17/04/2026
Não é mais só sobre preço. É sobre ter produto.
O mercado do plástico ainda está discutindo reajuste, tentando entender até onde vai o custo.
Alguns convertedores ainda não entenderam a nova realidade e seguem formando preço com base no custo histórico do estoque. Os mais aptos à sobrevivência já tornaram o preço dinâmico, inclusive revisado para o dia do faturamento. É o novo normal.
Os fornecedores de matéria-prima, sem apetite ao risco em março, abriram abril também sem apetite para venda. Com a incerteza de reposição de estoque e a baixa disponibilidade imediata, sobretaxaram os preços — já severamente inflacionados pela política das petroquímicas
— a fim de realizar margem no pouco volume liberado para venda.
A realidade de abril é de limitação de compra com base no histórico junto ao fornecedor. Alguns, nem para o volume regular possuem disponibilidade. É a parceria finalmente gerando valor.
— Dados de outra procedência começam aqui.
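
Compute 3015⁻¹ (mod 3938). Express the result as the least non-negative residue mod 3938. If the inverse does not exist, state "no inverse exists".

1937

Extended Euclidean algorithm:
3938 = 1·3015 + 923
3015 = 3·923 + 246
923 = 3·246 + 185
246 = 1·185 + 61
185 = 3·61 + 2
61 = 30·2 + 1
2 = 2·1 + 0
Since gcd(3015, 3938) = 1, back-substitute to write 1 as a combination:
1 = 61 − 30·2
1 = −30·185 + 91·61
1 = 91·246 − 121·185
1 = −121·923 + 454·246
1 = 454·3015 − 1483·923
1 = −1483·3938 + 1937·3015
So 3015·1937 ≡ 1 (mod 3938).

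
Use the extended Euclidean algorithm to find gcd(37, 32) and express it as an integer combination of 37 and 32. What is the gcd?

1

Euclidean algorithm:
37 = 1*32 + 5
32 = 6*5 + 2
5 = 2*2 + 1
2 = 2*1 + 0
gcd(37, 32) = 1.
Express as a combination:
1 = 5 − 2·2
1 = −2·32 + 13·5
1 = 13·37 − 15·32
So 1 = (13)·37 + (-15)·32.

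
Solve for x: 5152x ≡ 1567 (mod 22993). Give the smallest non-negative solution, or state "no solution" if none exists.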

Esse é o sintoma de um problema que já mudou. Em março se discutia preço e qual seria o teto, mas abril já traz o problema de disponibilidade. Hoje, preço é um simples detalhe, e o grande problema passou a ser a disponibilidade, por reflexo da cadeia de petróleo.
- Sem petróleo, falta nafta.
- Sem nafta, não tem petroquímica.
- Sem petroquímica, não tem resina.
E sem resina... não tem embalagem.
E sem embalagem, não tem indústria rodando.
Isso está prestes a começar.
Fábrica sem matéria-prima. Cliente sem embalagem. Produto sem como ser acondicionado.
E tem um ponto crítico: não existe substituição simples, principalmente para quem trabalha com estrutura de barreira.
Não é "trocar material". Não é "reduzir um pouco".
É não ter como fabricar embalagem e, consequentemente, não embalar o produto do cliente final.
O jogo está virando. A indústria vinha sendo fortemente pressionada pelo cliente, pelo concorrente que tinha por necessidade faturar apenas pra girar, por um mercado em baixa...
Agora, a indústria escolherá quem e por quanto atenderá nos próximos dias — talvez até nos próximos meses.
Por parte do cliente na cadeia, não é mais sobre negociar melhor. Não é sobre leiloar um pedido de compra por poucos centavos de economia. Não é sobre simplesmente escolher o menor valor ao final da fatura para decidir uma compra.
É sobre garantir abastecimento. Quem já entendeu isso, sai na frente. Quem não entendeu... para.
F**a a provocação: como cliente da indústria do plástico, quantos fornecedores você tentou "matar" ao longo do tempo, reduzindo preços mês a mês, e agora a estabilidade da sua operação depende da saúde e sobrevivência deles?
A disponibilidade restrita vai revelar as parcerias reais.
Você tem parceiros no mercado? Ou passou as negociações tentando matar todos eles?